Our Pets Understand Us
How Do Dogs Understand Us So Well
Dogs also show they can pick up nuances in the emotional state of their owners and are remorseful when their owner is annoyed. Canines are very attentive to our body language. They observe where we look. In an experiment done between dogs and chimpanzees, dogs showed they were more in tune to what a person wanted than the chimps were.
See hub about how smart are dogs
Taking Care of Our Pets
Dogs and Humans
Anthropologists believe that dogs were most likely the first animals early man domesticated for no apparent benefit such as a source of food or herding. Since the time of evolution humans and dogs have shared a common environment. Cognitive studies seem to show, with no surprise to us dog lovers, that canines are more human like than any other species, even more so than our nonhuman primates. Dogs are everywhere people are, throughout time and place. Dogs are by our sides as our personal companions, in work settings, and an astonishing range of role in society throughout history. DNA evidence shows dogs and wolves share common genes going back 135,000 years ago. From that point on, dogs began to change genealogically, more towards the modern dog of today. The earliest dog burials that have been found go back 14,000 years ago, in Bonn-Oberkassel Germany, leading anthropologist that this dog was the domesticated pet of Cro-Magnon Man from the late Paleolithic age.
Man has had a tremendous influence on the type of breeds that exist today. It was not natural selection that created the hundreds of breeds of dogs we have today. It was artificial selection, traits that were intentionally selected based on desirable physical and behavioral characteristics that were desired by people for specific purposes. This leads scientists to believe that dogs bred for this reason led to other changes in their social behavior. This would lead to a natural propensity for dogs and humans to converge evolutionary wise, causing both man and dogs to be shaped by similar environmental pressures they both shared.
Genes and environment play a big role in shaping a dog’s behavior over time. Dogs, by nature are dependent, and being in a human household, will become dependent on the humans who are taking care of them. A dog’s reinforced behavior throughout its lifetime is controlled directly and indirectly by human beings. The stimuli dogs get from humans will naturally influence their behavior.
Charles Darwin wrote about dog behavior, their intelligence, emotions and believed dogs were capable of love, shame, rage, fear, and that they could dream, imitate, and reason. As dogs became domesticated, they feared humans less. Darwin also believed that dogs had different barks with various meanings.
The Love of Pets
The Benefits of Pet Ownership
Dogs shower unconditional love and acceptance on their human pack members, making them a cherished part of the family.

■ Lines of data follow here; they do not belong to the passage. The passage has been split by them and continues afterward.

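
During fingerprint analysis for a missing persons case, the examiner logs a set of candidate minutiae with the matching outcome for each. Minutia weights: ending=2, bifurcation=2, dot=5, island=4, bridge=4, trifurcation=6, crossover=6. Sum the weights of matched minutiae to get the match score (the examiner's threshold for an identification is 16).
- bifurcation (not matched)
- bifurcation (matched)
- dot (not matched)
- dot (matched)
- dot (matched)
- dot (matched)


Weighted minutiae match score:
  bifurcation: not matched, +0
  bifurcation: matched, +2 (running total 2)
  dot: not matched, +0
  dot: matched, +5 (running total 7)
  dot: matched, +5 (running total 12)
  dot: matched, +5 (running total 17)
Total score = 17
Threshold = 16; verdict = identification

17


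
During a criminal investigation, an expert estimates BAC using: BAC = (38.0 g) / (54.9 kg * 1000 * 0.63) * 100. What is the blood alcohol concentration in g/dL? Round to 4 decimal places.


Applying the Widmark formula:
BAC = (dose_g / (body_wt * 1000 * r)) * 100
Denominator = 54.9 * 1000 * 0.63 = 34587
BAC = (38.0 / 34587) * 100
BAC = 0.1099 g/dL

0.1099


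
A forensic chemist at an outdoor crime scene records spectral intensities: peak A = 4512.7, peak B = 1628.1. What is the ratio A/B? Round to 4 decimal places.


Spectral peak ratio:
Peak A = 4512.7 counts
Peak B = 1628.1 counts
Ratio = 4512.7 / 1628.1 = 2.7718

2.7718


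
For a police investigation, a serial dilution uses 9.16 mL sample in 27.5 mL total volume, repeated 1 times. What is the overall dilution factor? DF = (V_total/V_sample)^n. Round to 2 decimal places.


Dilution factor calculation:
Single dilution = V_total / V_sample = 27.5 / 9.16 ≈ 3.002183
Number of dilutions = 1
Total DF = (27.5 / 9.16)^1 (full precision, rounded at the end) = 3.00

3.00


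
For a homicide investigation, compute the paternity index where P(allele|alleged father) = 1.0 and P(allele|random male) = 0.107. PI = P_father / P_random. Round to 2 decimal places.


Paternity Index calculation:
PI = P(allele|father) / P(allele|random)
PI = 1.0 / 0.107
PI = 9.35

9.35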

Interaction between two different species is known as symbiosis, where there are benefits for all the organisms.
- mutualism - both species benefits
- commensalism - one species benefits, one has no bad or good effects from the relationship
- parasitism - one species benefits at the expense of the other.
People who share their home with pets benefit from mutualism. Our relationship with our pets goes beyond symbiosis, because we form emotional bonds with these animals we care for and about, and our pets form emotional bonds with us.
Dogs also have great benefits for our self esteem, our fitness, our happiness, our socialness, and our overall well being. Many studies have shown that depression has been alleviated in dog owners. Children who grow up around pets tend to be more empathetic towards other people and have less preoccupation with themselves compared to those who don’t have pets.